Q: What’s your approach to incremental loads and late-arriving data for BI reporting?
Why they ask it: They’re testing whether you can keep data fresh without breaking historical accuracy.
Answer framework: Freshness–Correctness–Cost triangle. Explain how you balance them.
Example answer: “I define freshness requirements per dataset—some need hourly, others daily. For incremental loads, I use watermarking on event time or updated time, but I also plan for late-arriving data with a lookback window, like reprocessing the last 7 days. I validate with reconciliation checks and monitor drift. That keeps costs down while maintaining correctness for reporting.”
Common mistake: Assuming event time is always reliable and never planning for late updates.
Q: How do you test BI logic so you don’t ship broken metrics?
Why they ask it: They want engineering discipline applied to analytics.
Answer framework: Layered testing. Unit tests for transformations, reconciliation for aggregates, and UAT with stakeholders.
Example answer: “I test at multiple layers: schema and uniqueness tests on transformed tables, business rule tests like ‘refunds can’t exceed revenue,’ and reconciliation queries against known totals. For dashboards, I do a numbers walkthrough with a stakeholder using a fixed filter set so we can confirm expected outputs. I also document assumptions so future changes don’t silently break logic.”
Common mistake: Treating dashboard QA as ‘looks good to me’ instead of validating numbers.
Q: If you’re working with healthcare or finance data, what US regulations or standards affect your BI work?
Why they ask it: They’re checking whether you understand compliance impacts on access, logging, and data handling in the US.
Answer framework: Regulation → control → BI implication.

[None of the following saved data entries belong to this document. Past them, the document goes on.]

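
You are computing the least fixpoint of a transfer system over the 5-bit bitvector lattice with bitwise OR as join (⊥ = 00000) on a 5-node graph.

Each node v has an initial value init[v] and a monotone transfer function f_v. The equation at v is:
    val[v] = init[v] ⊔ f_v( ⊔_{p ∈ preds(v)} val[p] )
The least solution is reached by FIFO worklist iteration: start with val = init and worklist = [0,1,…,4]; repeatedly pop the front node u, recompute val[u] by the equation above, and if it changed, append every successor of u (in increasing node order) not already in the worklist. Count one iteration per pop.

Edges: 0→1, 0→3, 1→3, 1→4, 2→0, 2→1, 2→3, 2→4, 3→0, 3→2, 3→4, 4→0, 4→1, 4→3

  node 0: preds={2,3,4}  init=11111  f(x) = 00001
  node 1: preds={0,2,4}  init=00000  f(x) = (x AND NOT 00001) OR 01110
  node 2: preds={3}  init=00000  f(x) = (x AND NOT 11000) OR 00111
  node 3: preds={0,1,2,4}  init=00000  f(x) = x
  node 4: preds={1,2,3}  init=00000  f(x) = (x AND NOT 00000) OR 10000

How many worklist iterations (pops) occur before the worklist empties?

Iteration log — 9 steps:
  step 1. node 0  ⊔preds=00000  new=11111  stable
  step 2. node 1  ⊔preds=11111  new=11110  old=00000  +wl: 
  step 3. node 2  ⊔preds=00000  new=00111  old=00000  +wl: 0,1
  step 4. node 3  ⊔preds=11111  new=11111  old=00000  +wl: 2
  step 5. node 4  ⊔preds=11111  new=11111  old=00000  +wl: 3
  step 6. node 0  ⊔preds=11111  new=11111  stable
  step 7. node 1  ⊔preds=11111  new=11110  stable
  step 8. node 2  ⊔preds=11111  new=00111  stable
  step 9. node 3  ⊔preds=11111  new=11111  stable

Least fixpoint reached:
  node 0: 11111
  node 1: 11110
  node 2: 00111
  node 3: 11111
  node 4: 11111

9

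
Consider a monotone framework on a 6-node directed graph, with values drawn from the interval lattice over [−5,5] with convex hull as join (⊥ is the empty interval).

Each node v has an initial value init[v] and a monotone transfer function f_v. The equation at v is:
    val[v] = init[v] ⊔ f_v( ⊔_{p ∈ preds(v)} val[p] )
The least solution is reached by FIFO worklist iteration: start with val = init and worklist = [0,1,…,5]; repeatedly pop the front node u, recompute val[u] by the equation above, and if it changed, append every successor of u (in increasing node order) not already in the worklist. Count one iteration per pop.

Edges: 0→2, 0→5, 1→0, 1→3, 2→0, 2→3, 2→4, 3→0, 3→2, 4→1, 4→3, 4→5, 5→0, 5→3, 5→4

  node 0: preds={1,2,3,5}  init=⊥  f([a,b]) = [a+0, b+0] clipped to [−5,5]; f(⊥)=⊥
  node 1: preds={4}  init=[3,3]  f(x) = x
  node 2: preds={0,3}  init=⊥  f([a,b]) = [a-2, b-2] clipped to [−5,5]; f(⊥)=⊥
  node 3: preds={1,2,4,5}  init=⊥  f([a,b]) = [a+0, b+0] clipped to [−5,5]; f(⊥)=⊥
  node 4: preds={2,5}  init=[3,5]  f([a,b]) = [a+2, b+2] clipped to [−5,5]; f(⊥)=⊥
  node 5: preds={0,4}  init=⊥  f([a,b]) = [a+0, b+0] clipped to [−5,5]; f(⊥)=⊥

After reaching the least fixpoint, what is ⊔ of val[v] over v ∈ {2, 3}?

Worklist (32 pops):
  #1 pop 0: in=[3,3] → [3,3] (was ⊥); enqueue []
  #2 pop 1: in=[3,5] → [3,5] (was [3,3]); enqueue [0]
  #3 pop 2: in=[3,3] → [1,1] (was ⊥); enqueue []
  #4 pop 3: in=[1,5] → [1,5] (was ⊥); enqueue [2]
  #5 pop 4: in=[1,1] → [3,5] (no change)
  #6 pop 5: in=[3,5] → [3,5] (was ⊥); enqueue [3,4]
  #7 pop 0: in=[1,5] → [1,5] (was [3,3]); enqueue [5]
  #8 pop 2: in=[1,5] → [-1,3] (was [1,1]); enqueue [0]
  #9 pop 3: in=[-1,5] → [-1,5] (was [1,5]); enqueue [2]
  #10 pop 4: in=[-1,5] → [1,5] (was [3,5]); enqueue [1,3]
  #11 pop 5: in=[1,5] → [1,5] (was [3,5]); enqueue [4]
  #12 pop 0: in=[-1,5] → [-1,5] (was [1,5]); enqueue [5]
  #13 pop 2: in=[-1,5] → [-3,3] (was [-1,3]); enqueue [0]
  #14 pop 1: in=[1,5] → [1,5] (was [3,5]); enqueue []
  #15 pop 3: in=[-3,5] → [-3,5] (was [-1,5]); enqueue [2]
  #16 pop 4: in=[-3,5] → [-1,5] (was [1,5]); enqueue [1,3]
  #17 pop 5: in=[-1,5] → [-1,5] (was [1,5]); enqueue [4]
  #18 pop 0: in=[-3,5] → [-3,5] (was [-1,5]); enqueue [5]
  #19 pop 2: in=[-3,5] → [-5,3] (was [-3,3]); enqueue [0]
  #20 pop 1: in=[-1,5] → [-1,5] (was [1,5]); enqueue []
  #21 pop 3: in=[-5,5] → [-5,5] (was [-3,5]); enqueue [2]
  #22 pop 4: in=[-5,5] → [-3,5] (was [-1,5]); enqueue [1,3]
  #23 pop 5: in=[-3,5] → [-3,5] (was [-1,5]); enqueue [4]
  #24 pop 0: in=[-5,5] → [-5,5] (was [-3,5]); enqueue [5]
  #25 pop 2: in=[-5,5] → [-5,3] (no change)
  #26 pop 1: in=[-3,5] → [-3,5] (was [-1,5]); enqueue [0]
  #27 pop 3: in=[-5,5] → [-5,5] (no change)
  #28 pop 4: in=[-5,5] → [-3,5] (no change)
  #29 pop 5: in=[-5,5] → [-5,5] (was [-3,5]); enqueue [3,4]
  #30 pop 0: in=[-5,5] → [-5,5] (no change)
  #31 pop 3: in=[-5,5] → [-5,5] (no change)
  #32 pop 4: in=[-5,5] → [-3,5] (no change)

Fixpoint:
  val[0] = [-5,5]
  val[1] = [-3,5]
  val[2] = [-5,3]
  val[3] = [-5,5]
  val[4] = [-3,5]
  val[5] = [-5,5]

[-5,5]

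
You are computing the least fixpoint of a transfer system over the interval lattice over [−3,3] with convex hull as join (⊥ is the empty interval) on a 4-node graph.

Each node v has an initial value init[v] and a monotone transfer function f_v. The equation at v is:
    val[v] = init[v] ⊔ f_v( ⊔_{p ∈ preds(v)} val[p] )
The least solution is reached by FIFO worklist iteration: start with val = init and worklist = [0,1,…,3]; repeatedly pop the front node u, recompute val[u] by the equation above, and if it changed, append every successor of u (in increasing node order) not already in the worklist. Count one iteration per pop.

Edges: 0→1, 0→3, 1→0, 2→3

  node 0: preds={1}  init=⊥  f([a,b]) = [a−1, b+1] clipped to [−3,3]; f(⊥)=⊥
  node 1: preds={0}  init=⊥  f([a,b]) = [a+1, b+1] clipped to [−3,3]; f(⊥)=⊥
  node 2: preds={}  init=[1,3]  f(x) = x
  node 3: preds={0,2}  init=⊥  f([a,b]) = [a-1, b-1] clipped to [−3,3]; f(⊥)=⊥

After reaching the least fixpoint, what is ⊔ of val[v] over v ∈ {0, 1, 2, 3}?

[0,3]

Iteration log — 4 steps:
  step 1. node 0  ⊔preds=⊥  new=⊥  stable
  step 2. node 1  ⊔preds=⊥  new=⊥  stable
  step 3. node 2  ⊔preds=⊥  new=[1,3]  stable
  step 4. node 3  ⊔preds=[1,3]  new=[0,2]  old=⊥  +wl: 

Least fixpoint reached:
  node 0: ⊥
  node 1: ⊥
  node 2: [1,3]
  node 3: [0,2]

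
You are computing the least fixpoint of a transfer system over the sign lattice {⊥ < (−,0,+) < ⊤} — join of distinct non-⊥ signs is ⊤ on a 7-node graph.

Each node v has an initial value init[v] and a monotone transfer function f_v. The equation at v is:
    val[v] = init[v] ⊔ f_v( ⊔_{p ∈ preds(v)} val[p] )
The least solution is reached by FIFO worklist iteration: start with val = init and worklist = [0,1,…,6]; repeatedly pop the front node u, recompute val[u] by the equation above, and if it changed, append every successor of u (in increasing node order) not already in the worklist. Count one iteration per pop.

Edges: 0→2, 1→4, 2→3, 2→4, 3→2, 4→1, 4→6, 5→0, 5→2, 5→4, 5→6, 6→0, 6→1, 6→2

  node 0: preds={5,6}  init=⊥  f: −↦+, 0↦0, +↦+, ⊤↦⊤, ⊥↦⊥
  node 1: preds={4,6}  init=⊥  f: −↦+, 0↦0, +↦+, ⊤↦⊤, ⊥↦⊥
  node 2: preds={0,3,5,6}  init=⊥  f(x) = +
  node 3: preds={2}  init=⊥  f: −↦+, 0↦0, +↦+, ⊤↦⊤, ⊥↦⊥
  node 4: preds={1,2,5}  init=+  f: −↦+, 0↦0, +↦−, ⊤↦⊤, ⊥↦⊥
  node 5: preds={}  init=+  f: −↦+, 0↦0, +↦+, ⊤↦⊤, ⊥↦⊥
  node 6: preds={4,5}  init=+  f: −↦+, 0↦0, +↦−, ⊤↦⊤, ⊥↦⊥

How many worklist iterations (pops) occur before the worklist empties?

12

Iteration log — 12 steps:
  step 1. node 0  ⊔preds=+  new=+  old=⊥  +wl: 
  step 2. node 1  ⊔preds=+  new=+  old=⊥  +wl: 
  step 3. node 2  ⊔preds=+  new=+  old=⊥  +wl: 
  step 4. node 3  ⊔preds=+  new=+  old=⊥  +wl: 2
  step 5. node 4  ⊔preds=+  new=⊤  old=+  +wl: 1
  step 6. node 5  ⊔preds=⊥  new=+  stable
  step 7. node 6  ⊔preds=⊤  new=⊤  old=+  +wl: 0
  step 8. node 2  ⊔preds=⊤  new=+  stable
  step 9. node 1  ⊔preds=⊤  new=⊤  old=+  +wl: 4
  step 10. node 0  ⊔preds=⊤  new=⊤  old=+  +wl: 2
  step 11. node 4  ⊔preds=⊤  new=⊤  stable
  step 12. node 2  ⊔preds=⊤  new=+  stable

Least fixpoint reached:
  node 0: ⊤
  node 1: ⊤
  node 2: +
  node 3: +
  node 4: ⊤
  node 5: +
  node 6: ⊤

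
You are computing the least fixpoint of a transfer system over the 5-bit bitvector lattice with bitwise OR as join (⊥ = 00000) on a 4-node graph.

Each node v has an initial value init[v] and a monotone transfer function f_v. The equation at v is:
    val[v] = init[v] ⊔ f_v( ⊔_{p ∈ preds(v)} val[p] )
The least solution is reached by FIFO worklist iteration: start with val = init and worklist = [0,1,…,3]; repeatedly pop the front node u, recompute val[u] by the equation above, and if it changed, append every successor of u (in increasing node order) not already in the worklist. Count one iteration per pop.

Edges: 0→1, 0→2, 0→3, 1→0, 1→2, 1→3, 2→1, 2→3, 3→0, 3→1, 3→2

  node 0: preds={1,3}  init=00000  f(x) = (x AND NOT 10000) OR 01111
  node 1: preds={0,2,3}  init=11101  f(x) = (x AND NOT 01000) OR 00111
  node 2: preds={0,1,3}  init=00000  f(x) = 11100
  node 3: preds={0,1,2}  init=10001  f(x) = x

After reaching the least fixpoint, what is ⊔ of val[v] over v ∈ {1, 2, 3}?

11111

Trace (7 dequeues):
  [1] u=0 | in 11101 | out 01111 | prev 00000 | push {}
  [2] u=1 | in 11111 | out 11111 | prev 11101 | push {0}
  [3] u=2 | in 11111 | out 11100 | prev 00000 | push {1}
  [4] u=3 | in 11111 | out 11111 | prev 10001 | push {2}
  [5] u=0 | in 11111 | out 01111 | ==
  [6] u=1 | in 11111 | out 11111 | ==
  [7] u=2 | in 11111 | out 11100 | ==

Converged values:
  [0] 01111
  [1] 11111
  [2] 11100
  [3] 11111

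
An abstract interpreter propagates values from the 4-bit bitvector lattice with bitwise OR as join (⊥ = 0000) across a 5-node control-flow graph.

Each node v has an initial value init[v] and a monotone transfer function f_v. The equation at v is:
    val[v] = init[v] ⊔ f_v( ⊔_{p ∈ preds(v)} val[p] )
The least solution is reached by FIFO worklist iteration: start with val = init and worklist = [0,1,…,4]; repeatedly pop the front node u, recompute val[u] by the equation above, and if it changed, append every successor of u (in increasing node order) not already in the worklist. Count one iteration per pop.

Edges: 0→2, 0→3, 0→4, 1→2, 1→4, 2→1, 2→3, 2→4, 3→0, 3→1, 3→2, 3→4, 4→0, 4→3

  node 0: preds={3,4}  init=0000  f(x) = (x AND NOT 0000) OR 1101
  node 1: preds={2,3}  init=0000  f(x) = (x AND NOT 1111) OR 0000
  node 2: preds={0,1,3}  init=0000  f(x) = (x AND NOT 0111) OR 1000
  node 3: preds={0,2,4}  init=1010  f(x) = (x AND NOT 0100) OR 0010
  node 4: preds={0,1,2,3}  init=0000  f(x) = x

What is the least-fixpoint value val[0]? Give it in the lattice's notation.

Iteration log — 9 steps:
  step 1. node 0  ⊔preds=1010  new=1111  old=0000  +wl: 
  step 2. node 1  ⊔preds=1010  new=0000  stable
  step 3. node 2  ⊔preds=1111  new=1000  old=0000  +wl: 1
  step 4. node 3  ⊔preds=1111  new=1011  old=1010  +wl: 0,2
  step 5. node 4  ⊔preds=1111  new=1111  old=0000  +wl: 3
  step 6. node 1  ⊔preds=1011  new=0000  stable
  step 7. node 0  ⊔preds=1111  new=1111  stable
  step 8. node 2  ⊔preds=1111  new=1000  stable
  step 9. node 3  ⊔preds=1111  new=1011  stable

Least fixpoint reached:
  node 0: 1111
  node 1: 0000
  node 2: 1000
  node 3: 1011
  node 4: 1111

1111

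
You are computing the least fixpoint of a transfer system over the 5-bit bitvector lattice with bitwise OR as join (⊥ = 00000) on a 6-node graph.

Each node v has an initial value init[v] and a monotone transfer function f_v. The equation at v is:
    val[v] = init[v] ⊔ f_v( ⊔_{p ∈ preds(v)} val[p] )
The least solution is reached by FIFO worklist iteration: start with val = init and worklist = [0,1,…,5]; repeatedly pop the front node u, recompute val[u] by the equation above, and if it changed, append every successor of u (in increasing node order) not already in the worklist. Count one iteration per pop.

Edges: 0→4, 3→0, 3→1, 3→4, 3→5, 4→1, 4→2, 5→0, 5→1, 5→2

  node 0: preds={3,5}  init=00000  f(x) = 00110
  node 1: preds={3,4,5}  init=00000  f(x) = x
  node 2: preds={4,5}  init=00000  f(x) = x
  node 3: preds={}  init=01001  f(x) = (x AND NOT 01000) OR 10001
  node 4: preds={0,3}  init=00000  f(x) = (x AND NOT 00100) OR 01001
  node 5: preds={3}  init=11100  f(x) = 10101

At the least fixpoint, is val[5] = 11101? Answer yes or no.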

Name the rule, the control, and what you do differently.
Example answer: “In healthcare, HIPAA affects how PHI is accessed, logged, and shared, so I design datasets with minimum necessary fields and enforce role-based access. In finance or public companies, SOX influences controls around reporting changes, so I’m careful about change management, approvals, and audit trails for metric definitions. Practically, that means certified datasets, documented transformations, and clear access reviews.”
Common mistake: Saying “I’m not responsible for compliance” and ignoring how BI can leak sensitive data.
Q: A dashboard shows different totals than the CFO’s spreadsheet. How do you debug it?
Why they ask it: This is the real job: reconciling truth under pressure.
Answer framework: Reconcile by slicing. Align definitions, time windows, filters, and grain step-by-step.
Example answer: “First I align definitions: what exactly is included in the CFO’s total—recognized vs booked, net vs gross, currency, and time zone. Then I compare at the lowest common grain, like transactions by day, and identify where the divergence starts. I check filters, joins, and deduplication logic, and I confirm whether the spreadsheet includes manual adjustments. Once we find the cause, I document it and update either the BI logic or the stakeholder guidance so it doesn’t repeat.”
Common mistake: Arguing that the dashboard is right before you’ve aligned definitions and grain.
Q: What would you do if the BI tool or refresh pipeline fails right before an executive meeting?
Why they ask it: They’re testing incident response, stakeholder communication, and backup planning.
Answer framework: Triage–Communicate–Fallback–Fix–Prevent.
Example answer: “I’d triage quickly: is it a gateway issue, credential expiry, source outage, or capacity problem? In parallel, I’d communicate a clear status and ETA to the meeting owner—no vague ‘looking into it.’ If needed, I’d use a fallback like a cached export from the last successful refresh with a timestamp and a caveat. After the meeting, I’d fix root cause and add monitoring/alerts so the failure is caught earlier next time.”
Common mistake: Going silent while you troubleshoot, leaving stakeholders to discover the failure live.